Ein Leben voller Fehler
“In den Augen meiner Mutter” von Jo Leevers ist ein berührender Familienroman.
Als Georgie und ihr Bruder Dan noch Kinder waren, hat ihre Mutter Nancy die Familie verlassen. Die Kinder wuchsen bei ihrem ...
“In den Augen meiner Mutter” von Jo Leevers ist ein berührender Familienroman.
Als Georgie und ihr Bruder Dan noch Kinder waren, hat ihre Mutter Nancy die Familie verlassen. Die Kinder wuchsen bei ihrem Vater und seiner neuen Frau auf. Ihre Mutter schickte nur einmal eine Postkarte und seitdem war sie verschwunden.
“Ein Leben voller Fehler steht zwischen diesen Träumen und der Realität von heute.” (Seite 292)
Die Autorin schildert die Ereignisse aus Sicht der Mutter und Georgie. Diese ist schwanger und hat furchtbare Angst, in die Fußstapfen der Mutter zu treten. Sie würde so gerne mit ihrer Mutter sprechen und Antworten auf die vielen Fragen erhalten.
Nancy war oft in melancholischer Stimmung und der Alkohol hat dazu beigetragen. Sie hat in jungen Jahren einige Fehler gemacht und diese Fehler, sowie ein Teil ihrer Vergangenheit machen ihr Angst und holen sie oftmals ein. Nancy schafft das Muttersein nicht, sie bekommt Essstörungen, magert ab und fühlt sich von ihrem Mann nicht begehrt.
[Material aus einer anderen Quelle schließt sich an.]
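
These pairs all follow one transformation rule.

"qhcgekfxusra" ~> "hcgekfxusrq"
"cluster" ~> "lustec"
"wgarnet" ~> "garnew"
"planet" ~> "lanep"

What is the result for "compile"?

The rule is to delete the last character, then move the first character to the end.
On "compile": the first step gives "compil", and the second then gives "ompilc".

ompilc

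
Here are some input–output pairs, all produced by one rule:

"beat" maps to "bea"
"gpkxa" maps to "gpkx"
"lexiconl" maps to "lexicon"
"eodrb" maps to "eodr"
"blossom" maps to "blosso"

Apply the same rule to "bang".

ban

Looking at the pairs, the operation is to delete the last character.
So "bang" becomes "ban".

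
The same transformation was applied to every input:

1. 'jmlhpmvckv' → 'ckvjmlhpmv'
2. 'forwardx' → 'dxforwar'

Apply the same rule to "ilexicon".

onilexic

The rule is to swap the front and back halves of the string, then move the first 2 characters to the end (rotate left by 2).
Working it through for "ilexicon": intermediate "iconilex", final "onilexic".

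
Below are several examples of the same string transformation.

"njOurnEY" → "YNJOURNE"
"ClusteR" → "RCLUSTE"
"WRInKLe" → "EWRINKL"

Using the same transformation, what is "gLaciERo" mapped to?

OGLACIER

What's happening: move the last character to the front, then convert every letter to uppercase.
Starting from "gLaciERo": after the first operation, "ogLaciER"; after the second, "OGLACIER".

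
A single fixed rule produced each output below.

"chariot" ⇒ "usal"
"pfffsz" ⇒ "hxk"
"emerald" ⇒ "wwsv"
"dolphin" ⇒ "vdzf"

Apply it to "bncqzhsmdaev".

turkvw

Rule — shift every letter 8 places backward in the alphabet (wrapping around), then keep every other character starting from the first (positions 1st, 3rd, 5th, ...).
Applying both steps to "bncqzhsmdaev": "tfuirzkevswn", then "turkvw".
(Check on "dolphin": → "vgdhzaf" → "vdzf" ✓)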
So verletzlich trifft sie auf Gerry, einen Universitätsprofessor aus ihrer Studienzeit und sie fühlt und hört das Begehren, welches er für sie empfindet. Und doch hat Nancy Angst.
Nancy spielt eine Rolle in ihrem Leben, solange bis etwas furchtbares passiert und sie weggeht. Ohne ein Wort!
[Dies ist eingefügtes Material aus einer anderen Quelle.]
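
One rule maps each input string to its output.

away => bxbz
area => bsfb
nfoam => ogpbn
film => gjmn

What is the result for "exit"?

fyju

Rule — shift every letter 1 place forward in the alphabet (wrapping around).
Applying that to "exit" gives "fyju".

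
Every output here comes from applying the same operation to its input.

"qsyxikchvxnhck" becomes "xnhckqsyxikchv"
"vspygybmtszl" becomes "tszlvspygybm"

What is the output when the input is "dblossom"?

omdbloss

The transformation: swap the front and back halves of the string, then move the first 2 characters to the end (rotate left by 2).
On "dblossom": the first step gives "ssomdblo", and the second then gives "omdbloss".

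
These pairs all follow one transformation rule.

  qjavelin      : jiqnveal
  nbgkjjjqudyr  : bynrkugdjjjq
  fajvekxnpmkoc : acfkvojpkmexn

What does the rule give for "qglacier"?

In each case the input is transformed by: swap each adjacent pair of characters (1↔2, 3↔4, ...), then take characters alternately from the front and the back (1st, last, 2nd, 2nd-last, ...).
"qglacier" → "geqracli".

geqracli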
Zwanzig Jahre später entdeckt Georgie ein Bild von einer Frau im Internet, die auf einer kleinen schottischen Insel ein Kind gerettet hat. Ihr Name ist Nan und es ist bestimmt ihre Mutter. Auch wenn diese Frau nicht attraktiv, sondern alt und etwas schäbig wirkt.
Hochschwanger macht sich die junge Frau auf den Weg und nimmt ihren Bruder Dan mit auf die Reise. In dessen kleinen und engen Auto wird die Reise zur Strapaze.
Die unterschiedlichen Sichtweisen und Rückblicke gestalten dieses Familiendrama unglaublich interessant und man wird in die Lügen, Intrigen, Geheimnisse und Ängste der Protagonisten gezogen.
Realitätsnah schildert Jo Leevers die Suche nach der Mutter, die unterschiedlichen Emotionen der Geschwister und deren Erinnerungen an die Kindheit.
Der Roman ist eine Aufarbeitung der Vergangenheit, eine Suche nach der Wahrheit!
Nach Antworten auf Fragen, welche die beiden Geschwister bis ins Erwachsenenalter beschäftigen.
Die Autorin versteht es die unterschiedlichen Charaktere detailliert zu beschreiben, die Gefühle der Familienmitglieder aufzuzeigen und das Drama des Schweigens, der Fehler und Schuldgefühle facettenreich und intensiv darzulegen.
Als Leser:in wurde ich von Beginn an sehr gut unterhalten und ich konnte mich gut in die Familie hineinversetzen. Es wurden viele Themen besprochen, die Geschichte zeigt auf, dass die Kindheitserinnerungen nicht immer das sind, was sie scheinen.
Der Schreibstil der Autorin ist flüssig und einfühlsam. Ein wahrer Genuss, dieses Buch zu lesen; man fliegt durch die Seiten.
Georgie wurde rückblickend in ihrer Teenagerzeit als aufsässig beschrieben und wollte alles werden, nur nicht wie ihre Mutter. Diese Angst sitzt tief in ihr und doch ist es vielleicht ganz in Ordnung ein bisschen so zu sein.
“Es muss nicht notwendigerweise etwas Schlechtes sein.” (Seite 337)
Der Familienroman regt zum Nachdenken an.
Zwanzig Jahre voller Missverständnisse und Annahmen.
Ein großer Lebensabschnitt!
Eine Leseempfehlung für diesen wundervollen Roman.